Though we put more store behind GMC coming to market for real – and much faster than – any fantastical Cybertruck because the infrastructure to build the Hummer EV already exists in the Detroit-Hamtramck Assembly Plant that is currently being re-tooled to be Factory Zero.
Both GMC and Tesla have been a bit secretive with some of the specs for their trucks, though GMC went heavy on its off-road stats, and Tesla pumped up its towing and payload stats – both without corresponding numbers from its competitor.
Because Tesla has been particularly mum on its power specs for the Cybertruck, which makes sense because it isn’t real yet, we consulted the Google, and used some Motor Trend estimations, which is noted in the chart (source: MT).
So, here’s the skinny (very skinny) on what we know of GMC Hummer EV Supertruck vs Tesla Cybertruck.
|GMC Hummer EV||Tesla Cybertruck|
|Weirdest feature||CrabWalk, which allows the truck to drive diagonally at low speeds||Bulletproof exoskeleton|
|Coolest feature||Underbody cameras that act as virtual spotters when driving over obstacles||Transparent roof|
|Max horsepower||1,000||800 estimated (Source: MT)|
|Max torque||11,500||1,000 estimated (Source: MT)|
|0-60 (top tier)||3 seconds||2.9 seconds|
|Electric motors (top tier)||3||3|
|Launch control mode name||Watts to Freedom||Ludicrous (probably)|
|Max towing (top tier)||n/a||14,000 pounds|
|Max payload (top tier)||n/a||3,500 pounds|
|Bed length:||n/a||6.5 feet|
|Infotainment screen size||13.4 inches||17 inches|
|Self-driving tech||Super Cruise||Autopilot|
|Estimated max range (top tier)||350+ miles||500 + miles|
|Fast charge claim||100 miles of range in 10 minutes||n/a|
|Drivetrain (top tier)||e4WD||tri-motor AWD (base RWD)|
|Max ground clearance (in.):||10.1 inches (15.9 inches in Extract Mode)||16 inches|
|Approach angle (deg.):||41.5 inches||35 inches|
|Departure angle (deg.):||31.6 inches||28 inches|
|Water fording depth (in.):||26 inches||n/a|
|Built in||Detroit, MI||Austin, TX|
|Available||Fall 2021||"late" 2021, which probably means 2022|
The bottom line on Hummer EV vs. Cybertruck
There’s clearly a lot of interest in the Tesla because it’s, well, Tesla. Then again, I firmly believe Elon Musk could take the Pontiac Aztek, make it electric, add a Tesla badge, and people would think it’s the best thing since sliced bread.

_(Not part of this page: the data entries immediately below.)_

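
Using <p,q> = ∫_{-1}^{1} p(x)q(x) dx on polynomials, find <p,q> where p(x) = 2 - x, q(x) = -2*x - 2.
<p,q> = -20/3

Expand the product: p(x)·q(x) = 2*x^2 - 2*x - 4.
∫_{-1}^{1} of each monomial x^k gives [2/(k+1) if k even, 0 if k odd]. Integrating term-by-term (or equivalently evaluating the antiderivative F(x) = 2*x^3/3 - x^2 - 4*x at the endpoints):
  F(1) − F(−1) = -13/3 − (7/3) = -20/3.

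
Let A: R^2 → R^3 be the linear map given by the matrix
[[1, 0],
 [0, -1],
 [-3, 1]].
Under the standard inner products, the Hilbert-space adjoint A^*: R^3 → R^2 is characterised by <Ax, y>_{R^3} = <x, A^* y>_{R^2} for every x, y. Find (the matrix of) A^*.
A^* = A^T =
[[1, 0, -3],
 [0, -1, 1]]

For real matrices with standard dot products, the defining identity <Ax, y> = <x, A^* y> gives (Ax)^T y = x^T (A^*) y, i.e. x^T A^T y = x^T (A^*) y. Since this holds for all x, y, we must have A^* = A^T. Therefore
A^* =
[[1, 0, -3],
 [0, -1, 1]].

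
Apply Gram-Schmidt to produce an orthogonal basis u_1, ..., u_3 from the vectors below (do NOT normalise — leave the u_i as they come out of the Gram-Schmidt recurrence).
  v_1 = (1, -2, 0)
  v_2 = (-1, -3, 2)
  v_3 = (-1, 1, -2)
Orthogonal basis:
  u_1 = (1, -2, 0)
  u_2 = (-2, -1, 2)
  u_3 = (-16/15, -8/15, -4/3)

Apply the Gram-Schmidt recurrence
  u_1 = v_1
  u_i = v_i − Σ_{j<i} ((v_i · u_j) / (u_j · u_j)) · u_j.

Step by step this gives:
  u_1 = (1, -2, 0)
  u_2 = (-2, -1, 2)
  u_3 = (-16/15, -8/15, -4/3)

Orthogonality check:
  u_2 · u_1 = 0 (should be 0)
  u_3 · u_1 = 0 (should be 0)
  u_3 · u_2 = 0 (should be 0)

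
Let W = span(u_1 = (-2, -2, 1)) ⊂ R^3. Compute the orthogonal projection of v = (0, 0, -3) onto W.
proj_W(v) = (2/3, 2/3, -1/3)

Set up U = [u_1 | ... | u_1] ∈ R^(3×1). The projector onto W = col(U) is P = U (U^T U)^(-1) U^T.
Compute U^T U =
  [9],
and U^T v = (-3).
Solve U^T U · c = U^T v for the coefficients: c = (-1/3). The projection is proj_W(v) = U c.
Check: (v - proj_W(v)) · u_1 = 0  (should be 0).
Result: proj_W(v) = (2/3, 2/3, -1/3).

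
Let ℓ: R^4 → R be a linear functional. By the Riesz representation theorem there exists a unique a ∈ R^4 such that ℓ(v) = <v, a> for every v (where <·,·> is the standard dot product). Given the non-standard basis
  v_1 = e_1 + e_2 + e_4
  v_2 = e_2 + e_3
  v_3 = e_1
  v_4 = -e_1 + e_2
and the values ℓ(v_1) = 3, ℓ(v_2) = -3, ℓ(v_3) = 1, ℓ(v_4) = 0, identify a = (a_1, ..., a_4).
a = (1, 1, -4, 1)

Write a = (a_1, ..., a_4) in the standard basis. For each basis vector v_i, ℓ(v_i) = <v_i, a> is a linear equation in the a_j's. Collect the n equations into a matrix system V a = ℓ, where row i of V is v_i (expressed in the standard basis). Since V is invertible (lower-triangular with 1s on the diagonal, up to permutation), solve by back-substitution:
  V =
[[1, 1, 0, 1],
 [0, 1, 1, 0],
 [1, 0, 0, 0],
 [-1, 1, 0, 0]]
  V a = (3, -3, 1, 0)
Solving gives a = (1, 1, -4, 1).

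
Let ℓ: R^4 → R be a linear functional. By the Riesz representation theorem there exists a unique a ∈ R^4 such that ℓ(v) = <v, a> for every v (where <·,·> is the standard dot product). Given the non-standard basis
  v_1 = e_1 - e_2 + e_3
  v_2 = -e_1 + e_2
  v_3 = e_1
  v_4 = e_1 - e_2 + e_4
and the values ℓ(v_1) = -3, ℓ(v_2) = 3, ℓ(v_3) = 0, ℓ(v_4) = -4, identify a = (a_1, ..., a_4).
a = (0, 3, 0, -1)

Write a = (a_1, ..., a_4) in the standard basis. For each basis vector v_i, ℓ(v_i) = <v_i, a> is a linear equation in the a_j's. Collect the n equations into a matrix system V a = ℓ, where row i of V is v_i (expressed in the standard basis). Since V is invertible (lower-triangular with 1s on the diagonal, up to permutation), solve by back-substitution:
  V =
[[1, -1, 1, 0],
 [-1, 1, 0, 0],
 [1, 0, 0, 0],
 [1, -1, 0, 1]]
  V a = (-3, 3, 0, -4)
Solving gives a = (0, 3, 0, -1).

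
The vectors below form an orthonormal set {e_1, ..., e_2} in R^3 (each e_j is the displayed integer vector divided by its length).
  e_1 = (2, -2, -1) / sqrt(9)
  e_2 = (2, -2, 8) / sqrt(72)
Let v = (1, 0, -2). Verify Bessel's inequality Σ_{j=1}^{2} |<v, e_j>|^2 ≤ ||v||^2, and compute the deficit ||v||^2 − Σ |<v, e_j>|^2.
Σ |<v, e_j>|^2 = 9/2; ||v||^2 = 5; deficit = 1/2

Write each e_j = u_j / sqrt(<u_j, u_j>) where u_j is the displayed integer vector. Then <v, e_j> = <v, u_j> / sqrt(<u_j, u_j>), so |<v, e_j>|^2 = <v, u_j>^2 / <u_j, u_j>.
Coefficients: <v, e_1> = 4/sqrt(9), <v, e_2> = -14/sqrt(72).
Square and sum: Σ |<v, e_j>|^2 = 9/2.
Compute ||v||^2 = v·v = 5.
Deficit = 5 − 9/2 = 1/2 ≥ 0, confirming Bessel's inequality. (The deficit equals ||v − Σ <v,e_j> e_j||^2, the squared distance from v to span{e_j}.)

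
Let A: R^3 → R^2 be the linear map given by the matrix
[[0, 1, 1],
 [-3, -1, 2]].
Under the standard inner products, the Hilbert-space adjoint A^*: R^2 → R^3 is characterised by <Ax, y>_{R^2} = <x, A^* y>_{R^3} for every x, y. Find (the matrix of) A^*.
A^* = A^T =
[[0, -3],
 [1, -1],
 [1, 2]]

For real matrices with standard dot products, the defining identity <Ax, y> = <x, A^* y> gives (Ax)^T y = x^T (A^*) y, i.e. x^T A^T y = x^T (A^*) y. Since this holds for all x, y, we must have A^* = A^T. Therefore
A^* =
[[0, -3],
 [1, -1],
 [1, 2]].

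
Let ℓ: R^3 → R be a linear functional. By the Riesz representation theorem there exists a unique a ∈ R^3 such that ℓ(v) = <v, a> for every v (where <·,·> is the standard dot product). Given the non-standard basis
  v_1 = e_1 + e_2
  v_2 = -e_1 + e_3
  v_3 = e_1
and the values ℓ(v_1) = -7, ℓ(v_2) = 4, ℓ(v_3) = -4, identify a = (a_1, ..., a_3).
a = (-4, -3, 0)

Write a = (a_1, ..., a_3) in the standard basis. For each basis vector v_i, ℓ(v_i) = <v_i, a> is a linear equation in the a_j's. Collect the n equations into a matrix system V a = ℓ, where row i of V is v_i (expressed in the standard basis). Since V is invertible (lower-triangular with 1s on the diagonal, up to permutation), solve by back-substitution:
  V =
[[1, 1, 0],
 [-1, 0, 1],
 [1, 0, 0]]
  V a = (-7, 4, -4)
Solving gives a = (-4, -3, 0).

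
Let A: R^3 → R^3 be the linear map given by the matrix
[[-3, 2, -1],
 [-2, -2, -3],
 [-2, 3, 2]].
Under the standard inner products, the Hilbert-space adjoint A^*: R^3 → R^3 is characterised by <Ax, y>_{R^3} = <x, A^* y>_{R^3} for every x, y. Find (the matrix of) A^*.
A^* = A^T =
[[-3, -2, -2],
 [2, -2, 3],
 [-1, -3, 2]]

For real matrices with standard dot products, the defining identity <Ax, y> = <x, A^* y> gives (Ax)^T y = x^T (A^*) y, i.e. x^T A^T y = x^T (A^*) y. Since this holds for all x, y, we must have A^* = A^T. Therefore
A^* =
[[-3, -2, -2],
 [2, -2, 3],
 [-1, -3, 2]].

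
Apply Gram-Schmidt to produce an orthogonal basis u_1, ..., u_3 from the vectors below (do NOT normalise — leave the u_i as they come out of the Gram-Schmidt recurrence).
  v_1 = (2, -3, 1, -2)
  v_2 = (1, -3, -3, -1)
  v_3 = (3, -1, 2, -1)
Orthogonal basis:
  u_1 = (2, -3, 1, -2)
  u_2 = (-1/9, -4/3, -32/9, 1/9)
  u_3 = (98/65, 77/130, -33/130, 32/65)

Apply the Gram-Schmidt recurrence
  u_1 = v_1
  u_i = v_i − Σ_{j<i} ((v_i · u_j) / (u_j · u_j)) · u_j.

Step by step this gives:
  u_1 = (2, -3, 1, -2)
  u_2 = (-1/9, -4/3, -32/9, 1/9)
  u_3 = (98/65, 77/130, -33/130, 32/65)

Orthogonality check:
  u_2 · u_1 = 0 (should be 0)
  u_3 · u_1 = 0 (should be 0)
  u_3 · u_2 = 0 (should be 0)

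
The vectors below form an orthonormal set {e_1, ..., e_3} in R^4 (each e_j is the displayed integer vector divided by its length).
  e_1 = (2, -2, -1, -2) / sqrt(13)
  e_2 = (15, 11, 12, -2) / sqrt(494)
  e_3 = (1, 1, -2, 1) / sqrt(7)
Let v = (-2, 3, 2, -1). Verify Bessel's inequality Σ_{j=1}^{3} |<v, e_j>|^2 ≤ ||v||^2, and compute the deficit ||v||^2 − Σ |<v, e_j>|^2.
Σ |<v, e_j>|^2 = 3107/266; ||v||^2 = 18; deficit = 1681/266

Write each e_j = u_j / sqrt(<u_j, u_j>) where u_j is the displayed integer vector. Then <v, e_j> = <v, u_j> / sqrt(<u_j, u_j>), so |<v, e_j>|^2 = <v, u_j>^2 / <u_j, u_j>.
Coefficients: <v, e_1> = -10/sqrt(13), <v, e_2> = 29/sqrt(494), <v, e_3> = -4/sqrt(7).
Square and sum: Σ |<v, e_j>|^2 = 3107/266.
Compute ||v||^2 = v·v = 18.
Deficit = 18 − 3107/266 = 1681/266 ≥ 0, confirming Bessel's inequality. (The deficit equals ||v − Σ <v,e_j> e_j||^2, the squared distance from v to span{e_j}.)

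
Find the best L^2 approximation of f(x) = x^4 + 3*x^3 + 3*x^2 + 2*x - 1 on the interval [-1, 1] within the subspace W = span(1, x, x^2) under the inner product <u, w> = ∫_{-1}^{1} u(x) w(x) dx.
g(x) = 27*x^2/7 + 19*x/5 - 38/35

The best approximation g ∈ W is the orthogonal projection of f onto W. Writing g = a_0 + a_1 x + a_2 x^2, the coefficients solve the normal equations G · a = b where
  G_{ij} = <φ_i, φ_j> and b_i = <f, φ_i>, with φ_0 = 1, φ_1 = x, φ_2 = x^2.
G =
  [2, 0, 2/3]
  [0, 2/3, 0]
  [2/3, 0, 2/5],
b = (2/5, 38/15, 86/105).
Solving gives a_0 = -38/35, a_1 = 19/5, a_2 = 27/7, so
  g(x) = 27*x^2/7 + 19*x/5 - 38/35.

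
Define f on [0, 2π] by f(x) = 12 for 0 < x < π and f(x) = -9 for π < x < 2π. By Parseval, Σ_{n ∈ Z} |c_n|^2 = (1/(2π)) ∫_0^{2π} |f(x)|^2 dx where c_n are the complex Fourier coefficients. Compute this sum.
Σ |c_n|^2 = 225/2

Parseval equates the L^2 energy of f (normalised by 1/(2π)) with the ℓ^2 sum of its Fourier coefficients: (1/(2π)) ∫_0^{2π} |f|^2 = Σ |c_n|^2.
Compute the left side: (1/(2π)) [∫_0^π 12^2 dx + ∫_π^{2π} (-9)^2 dx] = (1/(2π)) · (144π + 81π) = (144 + 81)/2 = 225/2.
So Σ_{n ∈ Z} |c_n|^2 = 225/2.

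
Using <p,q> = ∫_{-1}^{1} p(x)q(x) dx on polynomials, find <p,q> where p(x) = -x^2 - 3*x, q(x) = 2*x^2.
<p,q> = -4/5

Expand the product: p(x)·q(x) = -2*x^4 - 6*x^3.
∫_{-1}^{1} of each monomial x^k gives [2/(k+1) if k even, 0 if k odd]. Integrating term-by-term (or equivalently evaluating the antiderivative F(x) = -2*x^5/5 - 3*x^4/2 at the endpoints):
  F(1) − F(−1) = -19/10 − (-11/10) = -4/5.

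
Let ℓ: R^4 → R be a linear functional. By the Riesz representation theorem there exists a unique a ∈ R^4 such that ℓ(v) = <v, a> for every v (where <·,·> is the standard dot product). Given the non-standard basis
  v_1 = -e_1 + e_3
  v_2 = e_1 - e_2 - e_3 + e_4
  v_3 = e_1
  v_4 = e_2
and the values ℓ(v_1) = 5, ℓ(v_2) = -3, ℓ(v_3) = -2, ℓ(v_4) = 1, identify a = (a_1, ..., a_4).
a = (-2, 1, 3, 3)

Write a = (a_1, ..., a_4) in the standard basis. For each basis vector v_i, ℓ(v_i) = <v_i, a> is a linear equation in the a_j's. Collect the n equations into a matrix system V a = ℓ, where row i of V is v_i (expressed in the standard basis). Since V is invertible (lower-triangular with 1s on the diagonal, up to permutation), solve by back-substitution:
  V =
[[-1, 0, 1, 0],
 [1, -1, -1, 1],
 [1, 0, 0, 0],
 [0, 1, 0, 0]]
  V a = (5, -3, -2, 1)
Solving gives a = (-2, 1, 3, 3).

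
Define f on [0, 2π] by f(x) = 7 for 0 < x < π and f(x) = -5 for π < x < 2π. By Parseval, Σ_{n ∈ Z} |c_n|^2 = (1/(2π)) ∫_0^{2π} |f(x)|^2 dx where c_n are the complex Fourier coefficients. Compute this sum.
Σ |c_n|^2 = 37

Parseval equates the L^2 energy of f (normalised by 1/(2π)) with the ℓ^2 sum of its Fourier coefficients: (1/(2π)) ∫_0^{2π} |f|^2 = Σ |c_n|^2.
Compute the left side: (1/(2π)) [∫_0^π 7^2 dx + ∫_π^{2π} (-5)^2 dx] = (1/(2π)) · (49π + 25π) = (49 + 25)/2 = 37.
So Σ_{n ∈ Z} |c_n|^2 = 37.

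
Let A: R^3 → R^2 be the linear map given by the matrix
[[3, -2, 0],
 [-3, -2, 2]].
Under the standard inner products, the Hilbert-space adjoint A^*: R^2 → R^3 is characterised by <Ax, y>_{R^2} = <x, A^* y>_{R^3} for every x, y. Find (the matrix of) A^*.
A^* = A^T =
[[3, -3],
 [-2, -2],
 [0, 2]]

For real matrices with standard dot products, the defining identity <Ax, y> = <x, A^* y> gives (Ax)^T y = x^T (A^*) y, i.e. x^T A^T y = x^T (A^*) y. Since this holds for all x, y, we must have A^* = A^T. Therefore
A^* =
[[3, -3],
 [-2, -2],
 [0, 2]].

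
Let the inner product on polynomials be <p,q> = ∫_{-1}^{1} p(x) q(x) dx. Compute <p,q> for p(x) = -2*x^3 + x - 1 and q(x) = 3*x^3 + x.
<p,q> = -68/105

Expand the product: p(x)·q(x) = -6*x^6 + x^4 - 3*x^3 + x^2 - x.
∫_{-1}^{1} of each monomial x^k gives [2/(k+1) if k even, 0 if k odd]. Integrating term-by-term (or equivalently evaluating the antiderivative F(x) = -6*x^7/7 + x^5/5 - 3*x^4/4 + x^3/3 - x^2/2 at the endpoints):
  F(1) − F(−1) = -661/420 − (-389/420) = -68/105.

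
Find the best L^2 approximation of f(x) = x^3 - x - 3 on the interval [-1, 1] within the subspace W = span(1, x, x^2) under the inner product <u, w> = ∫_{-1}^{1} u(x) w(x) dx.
g(x) = -2*x/5 - 3

The best approximation g ∈ W is the orthogonal projection of f onto W. Writing g = a_0 + a_1 x + a_2 x^2, the coefficients solve the normal equations G · a = b where
  G_{ij} = <φ_i, φ_j> and b_i = <f, φ_i>, with φ_0 = 1, φ_1 = x, φ_2 = x^2.
G =
  [2, 0, 2/3]
  [0, 2/3, 0]
  [2/3, 0, 2/5],
b = (-6, -4/15, -2).
Solving gives a_0 = -3, a_1 = -2/5, a_2 = 0, so
  g(x) = -2*x/5 - 3.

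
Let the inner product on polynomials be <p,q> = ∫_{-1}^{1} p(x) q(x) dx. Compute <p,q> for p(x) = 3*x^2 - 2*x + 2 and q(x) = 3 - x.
<p,q> = 58/3

Expand the product: p(x)·q(x) = -3*x^3 + 11*x^2 - 8*x + 6.
∫_{-1}^{1} of each monomial x^k gives [2/(k+1) if k even, 0 if k odd]. Integrating term-by-term (or equivalently evaluating the antiderivative F(x) = -3*x^4/4 + 11*x^3/3 - 4*x^2 + 6*x at the endpoints):
  F(1) − F(−1) = 59/12 − (-173/12) = 58/3.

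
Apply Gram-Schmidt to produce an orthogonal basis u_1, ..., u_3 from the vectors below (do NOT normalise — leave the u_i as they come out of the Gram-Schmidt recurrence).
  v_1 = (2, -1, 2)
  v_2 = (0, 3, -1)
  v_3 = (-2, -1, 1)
Orthogonal basis:
  u_1 = (2, -1, 2)
  u_2 = (10/9, 22/9, 1/9)
  u_3 = (-14/13, 28/65, 84/65)

Apply the Gram-Schmidt recurrence
  u_1 = v_1
  u_i = v_i − Σ_{j<i} ((v_i · u_j) / (u_j · u_j)) · u_j.

Step by step this gives:
  u_1 = (2, -1, 2)
  u_2 = (10/9, 22/9, 1/9)
  u_3 = (-14/13, 28/65, 84/65)

Orthogonality check:
  u_2 · u_1 = 0 (should be 0)
  u_3 · u_1 = 0 (should be 0)
  u_3 · u_2 = 0 (should be 0)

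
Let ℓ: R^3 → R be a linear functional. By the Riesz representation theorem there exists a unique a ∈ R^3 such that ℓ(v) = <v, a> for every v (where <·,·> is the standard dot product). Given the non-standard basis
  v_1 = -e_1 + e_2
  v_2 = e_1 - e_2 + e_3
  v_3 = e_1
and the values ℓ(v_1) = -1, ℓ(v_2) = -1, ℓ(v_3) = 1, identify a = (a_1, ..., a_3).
a = (1, 0, -2)

Write a = (a_1, ..., a_3) in the standard basis. For each basis vector v_i, ℓ(v_i) = <v_i, a> is a linear equation in the a_j's. Collect the n equations into a matrix system V a = ℓ, where row i of V is v_i (expressed in the standard basis). Since V is invertible (lower-triangular with 1s on the diagonal, up to permutation), solve by back-substitution:
  V =
[[-1, 1, 0],
 [1, -1, 1],
 [1, 0, 0]]
  V a = (-1, -1, 1)
Solving gives a = (1, 0, -2).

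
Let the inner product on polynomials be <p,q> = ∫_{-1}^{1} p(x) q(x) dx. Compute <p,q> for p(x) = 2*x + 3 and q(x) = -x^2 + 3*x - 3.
<p,q> = -16

Expand the product: p(x)·q(x) = -2*x^3 + 3*x^2 + 3*x - 9.
∫_{-1}^{1} of each monomial x^k gives [2/(k+1) if k even, 0 if k odd]. Integrating term-by-term (or equivalently evaluating the antiderivative F(x) = -x^4/2 + x^3 + 3*x^2/2 - 9*x at the endpoints):
  F(1) − F(−1) = -7 − (9) = -16.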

Oh, and let’s at least mention the glaring elephant in the room: The GMC Hummer EV will cost twice as much as the Tesla Cybertruck, base to base. Gulp.
So, Supertruck, Cybertruck, toe-may-toe, toe-mah-toe. Everyone has an opinion about these trucks, and whether they love ’em or hate ’em, one thing is certain: Neither will be your typical take-’em-to-a-work-site pickup.
They’re both heavy on the kitsch with a lifestyle bent, though the Hummer EV at least looks like something resembling a truck. We’ll be curious to watch the EV truck wars as they evolve – at some point.